I shall never forget with what impatience we awaited the coming of night, that we might remove the bar and investigate the surrounding surface of the tower, for it had occurred to me that it might offer a means of descent to the ground below, or rather to the roof of the building which it surmounted, from where we might hope to make our way to the summit of the city wall undetected. Already, in view of this possibility, I had planned to tear strips from the fabric covering our walls wherewith to make a rope down which we might lower ourselves to the ground beyond the city wall.

As night approached I commenced to realize how high I had built my hopes upon this idea. It already seemed as good as accomplished, especially when I had utilized the possibilities of the rope to its fullest extent, which included making one of sufficient length to reach from our window to the bottom of the tower. Thus every obstacle was overcome. It was then, just at dusk, that I explained my plan to Nur An.

“Fine,” he exclaimed. “Let us start at once making our rope. We know how strong this fabric is and that a slender strand of it will support our weight. There is enough upon one wall to make all the rope we need.”

Success seemed almost assured as we started to remove the fabric from one of the larger walls, but here we met with our first obstacle. The fabric was fastened at the top and at the bottom with large headed nails, set close together, which withstood our every effort to tear it loose. Thin and light in weight, this remarkable fabric appeared absolutely indestructible and we were almost exhausted by our efforts when we were finally forced to admit defeat.

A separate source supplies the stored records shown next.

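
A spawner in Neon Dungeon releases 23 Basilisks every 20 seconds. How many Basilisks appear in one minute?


Spawns per minute = count * (60 / interval)
= 23 * (60 / 20)
= 23 * 3.0
= 69.0

69.0 per minute


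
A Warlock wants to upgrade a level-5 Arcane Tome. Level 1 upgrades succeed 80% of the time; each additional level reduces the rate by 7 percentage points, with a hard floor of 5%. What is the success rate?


raw_rate = 80 - 7 * (5 - 1)
= 80 - 7 * 4
= 80 - 28
= 52
Apply floor: max(52, 5) = 52%

52%


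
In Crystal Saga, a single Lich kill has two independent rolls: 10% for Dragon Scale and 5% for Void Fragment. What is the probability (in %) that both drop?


For independent events, P(both) = P(A) * P(B)
= 10% * 5%
= 50 / 100 %
= 0.5%

0.5%


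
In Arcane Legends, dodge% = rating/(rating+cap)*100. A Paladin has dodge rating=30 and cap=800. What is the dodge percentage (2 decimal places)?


dodge% = 30 / (30 + 800) * 100
= 30 / 830 * 100
= 0.036145 * 100
= 3.61%

3.61%


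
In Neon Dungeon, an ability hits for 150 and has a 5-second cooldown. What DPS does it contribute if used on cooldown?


DPS = damage / cooldown
= 150 / 5
= 30.00

30.00 DPS


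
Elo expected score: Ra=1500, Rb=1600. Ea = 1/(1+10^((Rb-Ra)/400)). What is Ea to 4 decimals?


Elo expected score: Ea = 1/(1 + 10^((Rb-Ra)/400))
Rb - Ra = 1600 - 1500 = 100
(Rb-Ra)/400 = 100/400 = 0.25
10^0.25 = 1.778279
Ea = 1/(1 + 1.778279) = 1/2.778279 = 0.3599

0.3599


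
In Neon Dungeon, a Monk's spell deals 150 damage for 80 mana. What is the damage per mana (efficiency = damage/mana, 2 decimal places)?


Efficiency = damage / mana
= 150 / 80
= 1.88

1.88 dmg/mana


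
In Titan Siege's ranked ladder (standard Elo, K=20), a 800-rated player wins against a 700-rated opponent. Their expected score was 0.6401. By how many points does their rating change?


Elo update: delta = K * (S - Ea), where S = 1 (wins)
S - Ea = 1 - 0.6401 = 0.3599
Rating change = 20 * 0.3599
= 7.20

7.20 rating points


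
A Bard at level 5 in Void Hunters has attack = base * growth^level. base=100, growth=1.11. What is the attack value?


value = base * growth^level
= 100 * 1.11^5
= 100 * 1.685058
= 168.51

168.51 attack


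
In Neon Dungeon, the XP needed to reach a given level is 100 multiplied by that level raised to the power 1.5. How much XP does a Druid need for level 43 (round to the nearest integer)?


XP = 100 * level^1.5
Substitute level = 43:
XP = 100 * 43^1.5
= 100 * 281.9699
= 28197

28197 XP


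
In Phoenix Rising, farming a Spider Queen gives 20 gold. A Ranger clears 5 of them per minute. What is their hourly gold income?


Gold per minute = 20 * 5 = 100
Gold per hour = 100 * 60 = 6000

6000 gold/hour


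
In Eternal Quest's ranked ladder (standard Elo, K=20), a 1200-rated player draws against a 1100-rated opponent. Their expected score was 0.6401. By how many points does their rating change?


Elo update: delta = K * (S - Ea), where S = 0.5 (draws)
S - Ea = 0.5 - 0.6401 = -0.1401
Rating change = 20 * -0.1401
= -2.80

-2.80 rating points


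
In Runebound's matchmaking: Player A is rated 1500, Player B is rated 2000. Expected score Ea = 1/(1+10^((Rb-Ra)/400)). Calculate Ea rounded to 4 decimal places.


Elo expected score: Ea = 1/(1 + 10^((Rb-Ra)/400))
Rb - Ra = 2000 - 1500 = 500
(Rb-Ra)/400 = 500/400 = 1.25
10^1.25 = 17.782794
Ea = 1/(1 + 17.782794) = 1/18.782794 = 0.0532

0.0532


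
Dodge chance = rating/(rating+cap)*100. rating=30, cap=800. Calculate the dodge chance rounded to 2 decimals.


dodge% = 30 / (30 + 800) * 100
= 30 / 830 * 100
= 0.036145 * 100
= 3.61%

3.61%


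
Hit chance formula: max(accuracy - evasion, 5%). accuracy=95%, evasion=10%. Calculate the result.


accuracy - evasion = 95 - 10 = 85
Apply floor: max(85, 5) = 85
Hit chance = 85%

85%


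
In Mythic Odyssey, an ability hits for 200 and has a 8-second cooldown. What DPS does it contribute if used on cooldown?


DPS = damage / cooldown
= 200 / 8
= 25.00

25.00 DPS


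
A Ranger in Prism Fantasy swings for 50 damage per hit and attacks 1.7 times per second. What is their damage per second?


DPS = damage * attack_speed
= 50 * 1.7
= 85.0

85.0 DPS


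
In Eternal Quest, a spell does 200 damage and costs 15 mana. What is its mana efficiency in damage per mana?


Efficiency = damage / mana
= 200 / 15
= 13.33

13.33 dmg/mana


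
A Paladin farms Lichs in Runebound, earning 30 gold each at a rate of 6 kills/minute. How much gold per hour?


Gold per minute = 30 * 6 = 180
Gold per hour = 180 * 60 = 10800

10800 gold/hour


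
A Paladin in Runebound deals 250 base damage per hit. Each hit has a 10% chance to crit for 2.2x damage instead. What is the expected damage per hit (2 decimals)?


E[dmg] = base * (1 + crit_chance * (crit_mult - 1))
cc as decimal = 10/100 = 0.1
cm - 1 = 2.2 - 1 = 1.2
Bonus factor = 0.1 * 1.2 = 0.12
Total multiplier = 1 + 0.12 = 1.12
Expected damage = 250 * 1.12 = 280.00

280.00 damage


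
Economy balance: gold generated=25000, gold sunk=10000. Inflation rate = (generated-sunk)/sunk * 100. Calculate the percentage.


Net gold = 25000 - 10000 = 15000
Inflation rate = net / sunk * 100 = 15000 / 10000 * 100
= 1.5 * 100
= 150.00%

150.00%


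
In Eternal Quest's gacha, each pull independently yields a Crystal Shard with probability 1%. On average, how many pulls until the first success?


Expected pulls for a geometric distribution = 1/p = 100 / rate%
= 100 / 1
= 100.0

100.0 pulls


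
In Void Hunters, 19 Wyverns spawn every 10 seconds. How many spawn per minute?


Spawns per minute = count * (60 / interval)
= 19 * (60 / 10)
= 19 * 6.0
= 114.0

114.0 per minute


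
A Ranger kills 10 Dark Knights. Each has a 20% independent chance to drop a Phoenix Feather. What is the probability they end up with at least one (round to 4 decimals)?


P(at least one) = 1 - P(none) = 1 - (1-p)^n
p = 20/100 = 0.2
1 - p = 0.8
(1 - p)^10 = 0.8^10 = 0.107374
P(at least one) = 1 - 0.107374 = 0.8926

0.8926


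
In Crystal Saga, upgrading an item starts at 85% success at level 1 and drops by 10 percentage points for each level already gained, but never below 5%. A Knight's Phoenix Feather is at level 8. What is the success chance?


raw_rate = 85 - 10 * (8 - 1)
= 85 - 10 * 7
= 85 - 70
= 15
Apply floor: max(15, 5) = 15%

15%


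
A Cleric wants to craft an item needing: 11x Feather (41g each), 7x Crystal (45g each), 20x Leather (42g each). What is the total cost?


Cost breakdown:
  Feather: 11 * 41 = 451
  Crystal: 7 * 45 = 315
  Leather: 20 * 42 = 840
Total = 451 + 315 + 840 = 1606

1606 gold


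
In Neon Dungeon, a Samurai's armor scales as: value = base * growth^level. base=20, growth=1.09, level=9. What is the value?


value = base * growth^level
= 20 * 1.09^9
= 20 * 2.171893
= 43.44

43.44 armor


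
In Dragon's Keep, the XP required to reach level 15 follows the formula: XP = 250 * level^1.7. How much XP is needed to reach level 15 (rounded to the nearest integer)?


XP = 250 * level^1.7
Substitute level = 15:
XP = 250 * 15^1.7
= 250 * 99.8516
= 24963

24963 XP


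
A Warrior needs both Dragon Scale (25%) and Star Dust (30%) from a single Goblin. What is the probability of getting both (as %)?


For independent events, P(both) = P(A) * P(B)
= 25% * 30%
= 750 / 100 %
= 7.5%

7.5%


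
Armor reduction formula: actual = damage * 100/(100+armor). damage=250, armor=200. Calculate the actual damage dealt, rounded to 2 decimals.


actual = 250 * 100 / (100 + 200)
= 250 * 100 / 300
= 25000 / 300
= 83.33

83.33 damage


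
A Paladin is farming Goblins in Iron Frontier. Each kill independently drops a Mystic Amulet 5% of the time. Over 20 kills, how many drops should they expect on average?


Expected drops = kills * (drop_rate / 100)
= 20 * (5 / 100)
= 20 * 0.05
= 1.0

1.0 drops


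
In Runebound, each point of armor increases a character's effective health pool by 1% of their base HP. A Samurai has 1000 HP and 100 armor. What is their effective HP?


EHP = 1000 * (1 + 100/100)
= 1000 * (1 + 1.0)
= 1000 * 2.0
= 2000.0

2000.0 EHP


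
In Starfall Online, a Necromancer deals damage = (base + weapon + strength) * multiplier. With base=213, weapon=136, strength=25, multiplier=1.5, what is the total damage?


Sum base + weapon + str = 213 + 136 + 25 = 374
Multiply by 1.5:
374 * 1.5 = 561.0

561.0 damage


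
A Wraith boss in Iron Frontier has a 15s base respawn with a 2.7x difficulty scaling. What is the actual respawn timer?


Respawn time = base * multiplier
= 15 * 2.7
= 40.5 seconds

40.5 seconds


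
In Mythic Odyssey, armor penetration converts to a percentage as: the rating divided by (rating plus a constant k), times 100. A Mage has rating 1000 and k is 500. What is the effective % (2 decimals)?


effective% = rating / (rating + k) * 100
= 1000 / (1000 + 500) * 100
= 1000 / 1500 * 100
= 0.666667 * 100
= 66.67%

66.67%


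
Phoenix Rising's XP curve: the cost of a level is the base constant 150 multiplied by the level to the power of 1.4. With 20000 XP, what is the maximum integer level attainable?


XP = 150 * level^1.4, so level = (XP / 150)^(1/1.4)
= (20000 / 150)^(1/1.4)
= 133.3333^0.7143
= 32.9468
Floor: level = 32

level 32


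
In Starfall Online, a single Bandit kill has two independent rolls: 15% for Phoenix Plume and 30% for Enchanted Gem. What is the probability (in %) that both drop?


For independent events, P(both) = P(A) * P(B)
= 15% * 30%
= 450 / 100 %
= 4.5%

4.5%


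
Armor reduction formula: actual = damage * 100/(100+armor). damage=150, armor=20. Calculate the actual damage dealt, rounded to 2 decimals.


actual = 150 * 100 / (100 + 20)
= 150 * 100 / 120
= 15000 / 120
= 125.00

125.00 damage


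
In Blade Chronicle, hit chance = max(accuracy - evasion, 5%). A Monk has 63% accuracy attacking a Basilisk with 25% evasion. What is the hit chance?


accuracy - evasion = 63 - 25 = 38
Apply floor: max(38, 5) = 38
Hit chance = 38%

38%


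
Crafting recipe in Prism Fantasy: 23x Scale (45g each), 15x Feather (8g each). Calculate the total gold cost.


Cost breakdown:
  Scale: 23 * 45 = 1035
  Feather: 15 * 8 = 120
Total = 1035 + 120 = 1155

1155 gold


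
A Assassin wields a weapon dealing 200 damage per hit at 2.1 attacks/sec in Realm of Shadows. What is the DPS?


DPS = damage * attack_speed
= 200 * 2.1
= 420.0

420.0 DPS


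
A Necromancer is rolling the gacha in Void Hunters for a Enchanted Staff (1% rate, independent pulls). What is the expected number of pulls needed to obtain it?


Expected pulls for a geometric distribution = 1/p = 100 / rate%
= 100 / 1
= 100.0

100.0 pulls


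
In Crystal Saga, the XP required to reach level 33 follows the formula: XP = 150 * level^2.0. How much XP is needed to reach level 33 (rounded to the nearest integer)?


XP = 150 * level^2.0
Substitute level = 33:
XP = 150 * 33^2.0
= 150 * 1089.0
= 163350

163350 XP


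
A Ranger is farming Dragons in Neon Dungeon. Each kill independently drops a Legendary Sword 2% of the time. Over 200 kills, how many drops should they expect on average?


Expected drops = kills * (drop_rate / 100)
= 200 * (2 / 100)
= 200 * 0.02
= 4.0

4.0 drops


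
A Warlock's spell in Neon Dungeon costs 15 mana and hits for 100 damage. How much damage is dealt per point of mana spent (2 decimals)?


Efficiency = damage / mana
= 100 / 15
= 6.67

6.67 dmg/mana


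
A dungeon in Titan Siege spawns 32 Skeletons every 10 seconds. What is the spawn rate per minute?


Spawns per minute = count * (60 / interval)
= 32 * (60 / 10)
= 32 * 6.0
= 192.0

192.0 per minute


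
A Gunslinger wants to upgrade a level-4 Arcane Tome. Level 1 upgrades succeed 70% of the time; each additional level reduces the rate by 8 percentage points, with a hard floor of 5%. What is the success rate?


raw_rate = 70 - 8 * (4 - 1)
= 70 - 8 * 3
= 70 - 24
= 46
Apply floor: max(46, 5) = 46%

46%


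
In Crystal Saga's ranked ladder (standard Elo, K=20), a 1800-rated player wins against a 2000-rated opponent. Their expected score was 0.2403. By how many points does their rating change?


Elo update: delta = K * (S - Ea), where S = 1 (wins)
S - Ea = 1 - 0.2403 = 0.7597
Rating change = 20 * 0.7597
= 15.19

15.19 rating points


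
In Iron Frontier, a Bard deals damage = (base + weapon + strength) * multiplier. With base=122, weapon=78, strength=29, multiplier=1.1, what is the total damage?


Sum base + weapon + str = 122 + 78 + 29 = 229
Multiply by 1.1:
229 * 1.1 = 251.9

251.9 damage


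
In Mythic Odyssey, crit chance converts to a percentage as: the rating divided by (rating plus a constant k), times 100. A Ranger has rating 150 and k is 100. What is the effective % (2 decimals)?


effective% = rating / (rating + k) * 100
= 150 / (150 + 100) * 100
= 150 / 250 * 100
= 0.6 * 100
= 60.00%

60.00%


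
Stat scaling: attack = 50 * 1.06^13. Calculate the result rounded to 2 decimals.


value = base * growth^level
= 50 * 1.06^13
= 50 * 2.132928
= 106.65

106.65 attack


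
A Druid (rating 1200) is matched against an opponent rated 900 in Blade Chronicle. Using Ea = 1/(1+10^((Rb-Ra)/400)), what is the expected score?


Elo expected score: Ea = 1/(1 + 10^((Rb-Ra)/400))
Rb - Ra = 900 - 1200 = -300
(Rb-Ra)/400 = -300/400 = -0.75
10^-0.75 = 0.177828
Ea = 1/(1 + 0.177828) = 1/1.177828 = 0.8490

0.8490


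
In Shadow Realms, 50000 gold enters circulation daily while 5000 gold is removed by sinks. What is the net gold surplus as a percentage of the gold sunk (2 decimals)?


Net gold = 50000 - 5000 = 45000
Inflation rate = net / sunk * 100 = 45000 / 5000 * 100
= 9.0 * 100
= 900.00%

900.00%


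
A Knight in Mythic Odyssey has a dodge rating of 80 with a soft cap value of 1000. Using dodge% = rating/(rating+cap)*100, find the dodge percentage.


dodge% = 80 / (80 + 1000) * 100
= 80 / 1080 * 100
= 0.074074 * 100
= 7.41%

7.41%


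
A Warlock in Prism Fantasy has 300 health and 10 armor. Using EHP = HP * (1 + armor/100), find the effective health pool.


EHP = 300 * (1 + 10/100)
= 300 * (1 + 0.1)
= 300 * 1.1
= 330.0

330.0 EHP


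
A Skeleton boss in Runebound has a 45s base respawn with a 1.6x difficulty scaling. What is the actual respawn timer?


Respawn time = base * multiplier
= 45 * 1.6
= 72.0 seconds

72.0 seconds


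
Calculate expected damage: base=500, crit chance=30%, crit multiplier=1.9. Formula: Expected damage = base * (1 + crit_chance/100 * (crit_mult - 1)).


E[dmg] = base * (1 + crit_chance * (crit_mult - 1))
cc as decimal = 30/100 = 0.3
cm - 1 = 1.9 - 1 = 0.9
Bonus factor = 0.3 * 0.9 = 0.27
Total multiplier = 1 + 0.27 = 1.27
Expected damage = 500 * 1.27 = 635.00

635.00 damage


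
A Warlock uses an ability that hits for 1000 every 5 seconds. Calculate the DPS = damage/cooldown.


DPS = damage / cooldown
= 1000 / 5
= 200.00

200.00 DPS


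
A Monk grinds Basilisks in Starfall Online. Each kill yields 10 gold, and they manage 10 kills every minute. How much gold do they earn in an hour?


Gold per minute = 10 * 10 = 100
Gold per hour = 100 * 60 = 6000

6000 gold/hour


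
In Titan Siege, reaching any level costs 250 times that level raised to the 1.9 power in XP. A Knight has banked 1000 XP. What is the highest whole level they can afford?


XP = 250 * level^1.9, so level = (XP / 250)^(1/1.9)
= (1000 / 250)^(1/1.9)
= 4.0^0.5263
= 2.0743
Floor: level = 2

level 2


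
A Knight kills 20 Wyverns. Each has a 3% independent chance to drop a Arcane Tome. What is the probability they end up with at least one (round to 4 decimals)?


P(at least one) = 1 - P(none) = 1 - (1-p)^n
p = 3/100 = 0.03
1 - p = 0.97
(1 - p)^20 = 0.97^20 = 0.543794
P(at least one) = 1 - 0.543794 = 0.4562

0.4562


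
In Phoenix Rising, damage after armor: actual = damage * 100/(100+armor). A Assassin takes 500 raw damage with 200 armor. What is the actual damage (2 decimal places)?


actual = 500 * 100 / (100 + 200)
= 500 * 100 / 300
= 50000 / 300
= 166.67

166.67 damage


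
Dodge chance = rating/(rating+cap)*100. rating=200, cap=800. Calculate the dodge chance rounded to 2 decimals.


dodge% = 200 / (200 + 800) * 100
= 200 / 1000 * 100
= 0.2 * 100
= 20.00%

20.00%


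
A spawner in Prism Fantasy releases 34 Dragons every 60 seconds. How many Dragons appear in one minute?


Spawns per minute = count * (60 / interval)
= 34 * (60 / 60)
= 34 * 1.0
= 34.0

34.0 per minute


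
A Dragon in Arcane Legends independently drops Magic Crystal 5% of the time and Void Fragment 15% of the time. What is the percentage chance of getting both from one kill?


For independent events, P(both) = P(A) * P(B)
= 5% * 15%
= 75 / 100 %
= 0.75%

0.75%


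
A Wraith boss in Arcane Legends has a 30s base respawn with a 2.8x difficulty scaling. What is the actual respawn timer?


Respawn time = base * multiplier
= 30 * 2.8
= 84.0 seconds

84.0 seconds


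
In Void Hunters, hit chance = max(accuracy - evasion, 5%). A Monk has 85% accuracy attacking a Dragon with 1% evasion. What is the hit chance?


accuracy - evasion = 85 - 1 = 84
Apply floor: max(84, 5) = 84
Hit chance = 84%

84%


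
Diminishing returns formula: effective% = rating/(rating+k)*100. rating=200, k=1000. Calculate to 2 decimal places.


effective% = rating / (rating + k) * 100
= 200 / (200 + 1000) * 100
= 200 / 1200 * 100
= 0.166667 * 100
= 16.67%

16.67%


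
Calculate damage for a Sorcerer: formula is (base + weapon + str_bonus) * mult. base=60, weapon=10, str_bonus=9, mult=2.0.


Sum base + weapon + str = 60 + 10 + 9 = 79
Multiply by 2.0:
79 * 2.0 = 158.0

158.0 damage


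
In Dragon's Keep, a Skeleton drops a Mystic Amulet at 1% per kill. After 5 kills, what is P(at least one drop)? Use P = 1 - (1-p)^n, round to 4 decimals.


P(at least one) = 1 - P(none) = 1 - (1-p)^n
p = 1/100 = 0.01
1 - p = 0.99
(1 - p)^5 = 0.99^5 = 0.950990
P(at least one) = 1 - 0.950990 = 0.0490

0.0490


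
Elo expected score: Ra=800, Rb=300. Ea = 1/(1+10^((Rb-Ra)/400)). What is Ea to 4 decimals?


Elo expected score: Ea = 1/(1 + 10^((Rb-Ra)/400))
Rb - Ra = 300 - 800 = -500
(Rb-Ra)/400 = -500/400 = -1.25
10^-1.25 = 0.056234
Ea = 1/(1 + 0.056234) = 1/1.056234 = 0.9468

0.9468


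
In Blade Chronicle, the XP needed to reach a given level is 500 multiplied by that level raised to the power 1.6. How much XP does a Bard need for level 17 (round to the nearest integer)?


XP = 500 * level^1.6
Substitute level = 17:
XP = 500 * 17^1.6
= 500 * 93.0504
= 46525

46525 XP


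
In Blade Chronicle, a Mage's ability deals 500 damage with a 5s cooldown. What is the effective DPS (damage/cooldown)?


DPS = damage / cooldown
= 500 / 5
= 100.00

100.00 DPS


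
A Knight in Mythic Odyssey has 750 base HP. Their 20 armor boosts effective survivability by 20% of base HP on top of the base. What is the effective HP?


EHP = 750 * (1 + 20/100)
= 750 * (1 + 0.2)
= 750 * 1.2
= 900.0

900.0 EHP


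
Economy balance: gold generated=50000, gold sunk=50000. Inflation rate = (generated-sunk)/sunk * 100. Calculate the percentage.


Net gold = 50000 - 50000 = 0
Inflation rate = net / sunk * 100 = 0 / 50000 * 100
= 0.0 * 100
= 0.00%

0.00%


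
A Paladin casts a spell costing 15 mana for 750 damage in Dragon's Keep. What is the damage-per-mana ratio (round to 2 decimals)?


Efficiency = damage / mana
= 750 / 15
= 50.00

50.00 dmg/mana


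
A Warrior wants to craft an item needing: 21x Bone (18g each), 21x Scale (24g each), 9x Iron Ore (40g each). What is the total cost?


Cost breakdown:
  Bone: 21 * 18 = 378
  Scale: 21 * 24 = 504
  Iron Ore: 9 * 40 = 360
Total = 378 + 504 + 360 = 1242

1242 gold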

The quick Barsoomian night had fallen and we might now, with comparative safety, remove the bar from the window and reconnoiter for the first time beyond the restricted limits of our cell, but hope was now low within our breasts and it was with little anticipation of encouragement that I drew myself to the sill and projected my head and shoulders through the aperture.

Below me lay the somber, gloomy city, its blackness relieved by but a few dim lights, most of which shone faintly from the palace windows. I passed my palm over the surface of the tower that lay within arm’s reach, and again my heart sank within me. Smooth, almost glass-like volcanic rock, beautifully cut and laid, offered not the slightest handhold—indeed an insect might have found it difficult to have clung to its polished surface.

“It is quite hopeless,” I said as I drew my head back into the room. “The tower is as smooth as a woman’s breast.”

“What is above?” asked Nur An.

Again I leaned out, this time looking upward. Just above me were the eaves of the tower—our cell was at the highest level of the structure. Something impelled me to investigate in that direction—an insane urge, perhaps, born of despair.

“Hold my ankles, Nu An,” I said, “and in the name of your first ancestor, hold tightly!”

Clinging to two of the remaining bars I raised myself to a standing position upon the window ledge, while Nur An clung to my ankles. I could just reach the top of the eaves with my extended fingers. Lowering myself again to the sill, I whispered to Nur An. “I am going to attempt to reach the roof of the tower,” I exclaimed.

“Why?” he asked.

I laughed. “I do not know,” I admitted, “but something within my inner consciousness seems insistently to urge me on.”

“If you fall,” he said, “you will have escaped the fire—and I will follow you. Good luck, my friend from Hastor!”

Once again I raised myself to a standing position upon the sill and reached upward until my fingers bent above the edge of the lofty roof. Slowly I drew myself upward; below me, two hundred feet, lay the palace roof and death. I am very strong—only a very strong man could have hoped to succeed, for I had at best but a precarious bold upon the flat roof above me, but, at last, I succeeded in getting an elbow over and then I drew my body slowly over the edge until, at last, I lay panting upon the basalt flagging that topped the slender tower.

Resting a few moments, I arose to my feet. Mad, passionate Thuria raced across the cloudless sky; Cluros, her cold spouse, swung his aloof circle in splendid isolation; below me lay the valley of Hohr like some enchanted fairyland of ancient lore; above me frowned the beetling cliff that hemmed in this madman’s world.